Não há nada de errado com isso, claro, São opções artísticas e de carreira; é minha opinião que desde "Pulp fiction" que Quentin Tarantino não fez um qualquer grande filme: "Jackie Brown" é demasiado cool para inspirar empatia; "Kill Bill" é um épico partido ao meio, onde a primeira parte é uma enciclopédia de cinema asiático, e a segunda começa como a primeira acaba, e a meio acaba por, estranhamente, criar alguns dos melhores momentos da sua carreira, quando QT decide deixar de brincar aos sabichões; e "Inglourious Basterds" é um divertidíssimo delírio cinéfilo, sem qualquer outra consequência mais séria que não seja descobrir a excelência de Christopher Waltz. O que separa toda esta obra de "Pulp fiction" é o seu carácter de faz de conta extremos, uma manta de retalhos de outros filmes (e em casos extremos e muito pouco de homenagem, diálogos inteiros) que entretêm mesmo os mais analfabetos de cinefilia, mas falham em criar uma obra dramática consistente. A "The bride" do binómio "Kill Bill" é um espectro de badasserie, e pouco mais. Tarantino cria-lhe os dramas, posiciona-os no sítio certo, mas nunca os faz explodir. Aflora-os aqui e ali, como se quisesse justificar os seus excessos mais gratuitos com algo que não está bem lá. É um milagre que Uma Thurman consiga arrancar uma excelente interpretação de um personagem tão inexistente, mas isso é uma prova do seu talento como actriz, e, também, de Tarantino se tornar um director de actores competente nos seus próprios filmes quando filma aquilo que escreve.

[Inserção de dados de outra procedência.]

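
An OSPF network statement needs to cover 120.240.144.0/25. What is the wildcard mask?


Subnet mask: 255.255.255.128
Wildcard = 255.255.255.255 - subnet mask
255 - 255 = 0
255 - 255 = 0
255 - 255 = 0
255 - 128 = 127
Wildcard: 0.0.0.127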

O estilo movie-jockey de Tarantino, como lhe costumo chamar, é algo de que já falei várias vezes, e lamento. O homem escreve diálogos com uma pinta enorme, e tem cenas que são, basicamente, aulas de escrita para cinema (a cena no "La louisiane", no seu último filme, é um prodígio, e uma pérola brilhante enfiada no meio de jóias bonitas, porém foscas) e tenho pena que não se dedique mais a outras coisas como estrutura, enriquecimento dramático e procurar uma voz única. Sei que vou continuar a gostar dos seus filmes, e de me divertir com eles, mas nunca lhe terei o respeito que devo a um Paul Thomas Anderson, para não falar de divindades. Compreendo o hype que existe em redor de Tarantino, e o próprio contribui com a sua natureza egocêntrica e truculenta, mas não consigo achá-lo genial ou algo perto disso. É um tipo que viu muito cinema, e sabe aplicá-lo. Ainda espero dele uma outra obra-prima, quase 20 anos depois, mas não sei se alguma vez a verei. No entanto, a tarantella em seu redor certamente continuará, numa febre que remete ao tarantismo da Idade Média, onde cidades inteiras entravam numa febre de transe que retirava os habitantes da consciência da realidade. O fanatismo tarantinesco não anda muito longe disto, hoje em dia.